Belgique : Anvers, capitale européenne du trafic de drogue
Le port d’Anvers en Belgique est devenu le principal point d’entrée de la drogue en Europe. En 2022, la police belge a saisi plus de 100 tonnes de cocaïne, soit vingt-cinq fois plus qu’il y a sept ans. Depuis plusieurs années, les autorités belges battent des records de saisies de drogues au sein du port d’Anvers, dans le nord du pays. À tel point qu’en 2022, pour la première fois, les douanes ont mis la main sur plus de 100 tonnes de cocaïne.
Un niveau jamais atteint qui inquiète outre-Quiévrain, la Belgique ne souhaitant pas se transformer en narco-État.

La cocaïne rejoint Anvers dans des conteneurs de produits légaux.
« La drogue voyage avec des produits légaux »
Si le port d’Anvers est devenu un « hub », un point d’entrée principal de la drogue en Europe, c’est en premier lieu en raison de la taille de ce dernier, explique Laetizia Paoli, chercheuse en criminologie à l’université catholique de Louvain. « Chaque année, plus de 200 millions de tonnes de produits transitent par le port d’Anvers. Et la drogue voyage avec des produits tout à fait légaux. »

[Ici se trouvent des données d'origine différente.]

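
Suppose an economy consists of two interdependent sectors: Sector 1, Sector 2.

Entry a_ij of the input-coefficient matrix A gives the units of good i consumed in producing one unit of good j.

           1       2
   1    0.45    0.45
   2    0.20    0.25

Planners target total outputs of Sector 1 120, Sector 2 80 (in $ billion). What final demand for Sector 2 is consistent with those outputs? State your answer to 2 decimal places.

I − A =
  [   0.55    -0.45]
  [  -0.20     0.75]
d = (I − A) x:
  d_1 = (+0.55)·120 + (-0.45)·80 = 30.00
  d_2 = (-0.20)·120 + (+0.75)·80 = 36.00

d_2 = 36.00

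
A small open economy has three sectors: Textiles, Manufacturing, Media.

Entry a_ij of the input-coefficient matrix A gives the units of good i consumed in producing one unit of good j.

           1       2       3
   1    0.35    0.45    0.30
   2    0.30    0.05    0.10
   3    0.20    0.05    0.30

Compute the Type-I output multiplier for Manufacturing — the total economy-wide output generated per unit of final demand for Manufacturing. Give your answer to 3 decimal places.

I − A =
  [   0.65    -0.45    -0.30]
  [  -0.30     0.95    -0.10]
  [  -0.20    -0.05     0.70]
Cofactors of I−A, C_ij = (−1)^(i+j)·(minor ij) (rows/columns in the sector order above):
  C_11 = (0.95)(0.70) − (-0.10)(-0.05) = 0.6600
  C_12 = −[(-0.30)(0.70) − (-0.10)(-0.20)] = 0.2300
  C_13 = (-0.30)(-0.05) − (0.95)(-0.20) = 0.2050
  C_21 = −[(-0.45)(0.70) − (-0.30)(-0.05)] = 0.3300
  C_22 = (0.65)(0.70) − (-0.30)(-0.20) = 0.3950
  C_23 = −[(0.65)(-0.05) − (-0.45)(-0.20)] = 0.1225
  C_31 = (-0.45)(-0.10) − (-0.30)(0.95) = 0.3300
  C_32 = −[(0.65)(-0.10) − (-0.30)(-0.30)] = 0.1550
  C_33 = (0.65)(0.95) − (-0.45)(-0.30) = 0.4825
det(I−A) = Σ_j (I−A)_1j·C_1j = (0.65)(0.6600) + (-0.45)(0.2300) + (-0.30)(0.2050) = 0.2640
adj(I−A) = Cᵀ =
  [ 0.6600   0.3300   0.3300]
  [ 0.2300   0.3950   0.1550]
  [ 0.2050   0.1225   0.4825]
(I − A)⁻¹ = adj(I−A) / det(I−A) ≈
  [   2.5000     1.2500     1.2500]
  [   0.8712     1.4962     0.5871]
  [   0.7765     0.4640     1.8277]
The output multiplier for sector j is the column-j sum of the Leontief inverse (I − A)⁻¹ = adj(I−A) / det(I−A).
Column 2 of adj(I−A): (0.3300, 0.3950, 0.1225); det(I−A) = 0.2640.
m_2 = (0.3300 + 0.3950 + 0.1225) / 0.2640 = 0.8475 / 0.2640 ≈ 3.210.

m_2 = 3.210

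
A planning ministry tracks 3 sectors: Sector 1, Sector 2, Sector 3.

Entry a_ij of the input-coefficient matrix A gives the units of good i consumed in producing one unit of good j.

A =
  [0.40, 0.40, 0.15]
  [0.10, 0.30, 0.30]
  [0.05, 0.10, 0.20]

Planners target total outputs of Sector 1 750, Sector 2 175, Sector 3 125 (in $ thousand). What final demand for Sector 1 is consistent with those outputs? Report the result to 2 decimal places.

I − A =
  [   0.60    -0.40    -0.15]
  [  -0.10     0.70    -0.30]
  [  -0.05    -0.10     0.80]
d = (I − A) x:
  d_1 = (+0.60)·750 + (-0.40)·175 + (-0.15)·125 = 361.25
  d_2 = (-0.10)·750 + (+0.70)·175 + (-0.30)·125 = 10.00
  d_3 = (-0.05)·750 + (-0.10)·175 + (+0.80)·125 = 45.00

d_1 = 361.25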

Et seulement une toute petite partie des conteneurs sont fouillés. C’est donc autant d’opportunités pour les trafiquants de faire passer leurs produits en toute discrétion.
« La drogue est souvent cachée dans des conteneurs de café ou de fruits et légumes et est très difficile à repérer », notamment car les conteneurs de fruits et légumes ne peuvent pas être retenus trop longtemps, sous peine de pourrissement.
Gangs locaux et corruption
Après l’arrivée au port d’Anvers, des petites mains de gangs locaux prennent le relais. « En général, ils se saisissent du conteneur et vont récupérer la drogue ailleurs. »
Ces receveurs sont très difficiles à appréhender pour les forces de l’ordre. « Il y a constamment de nouvelles têtes et certains travaillent pour plusieurs gangs à la fois. »
Et ils bénéficient parfois d’aide. En effet, si les cas restent rares, la police fédérale belge a mis au jour une certaine corruption privée, le plus souvent des dockers qui sont attirés par un surplus d’argent ou « un paiement en nature ». « Certains deviennent des membres à part entière de ces organisations », raconte Laetizia Paoli.
Actes de violence en hausse
De la concurrence qui fait grimper la violence. Selon la justice belge, plus de 200 actes de violence liés au trafic se sont produits à Anvers ces cinq dernières années.
Un chiffre inquiétant mais « incomparable avec ce qu’il se passe dans des vrais narco-États, caractérisés par des violences récurrentes, la plupart du temps mortelles », expose Laetizia Paoli.
De plus, comme le rappelle la spécialiste, les gangs qui sévissent à Anvers ne sont que des intermédiaires. « Ils agissent sur commande d’un groupe mafieux plus important ou pour un cartel colombien qui gère le trafic transcontinental. »
Combat perdu d’avance ?
Mais comment contrer un tel trafic ? Pour être pleinement efficaces, les autorités devraient être capables « de prévenir la corruption » au sein du port et de « punir beaucoup plus durement les actes de violence ».
Mais, selon la criminologue, « il n’est pas vraiment possible de restreindre le flux » de drogue qui arrive en Europe et plus particulièrement à Anvers. En atteste le fait que les prix « n’ont pas augmenté ces derniers mois », signe que l’approvisionnement est toujours suffisant.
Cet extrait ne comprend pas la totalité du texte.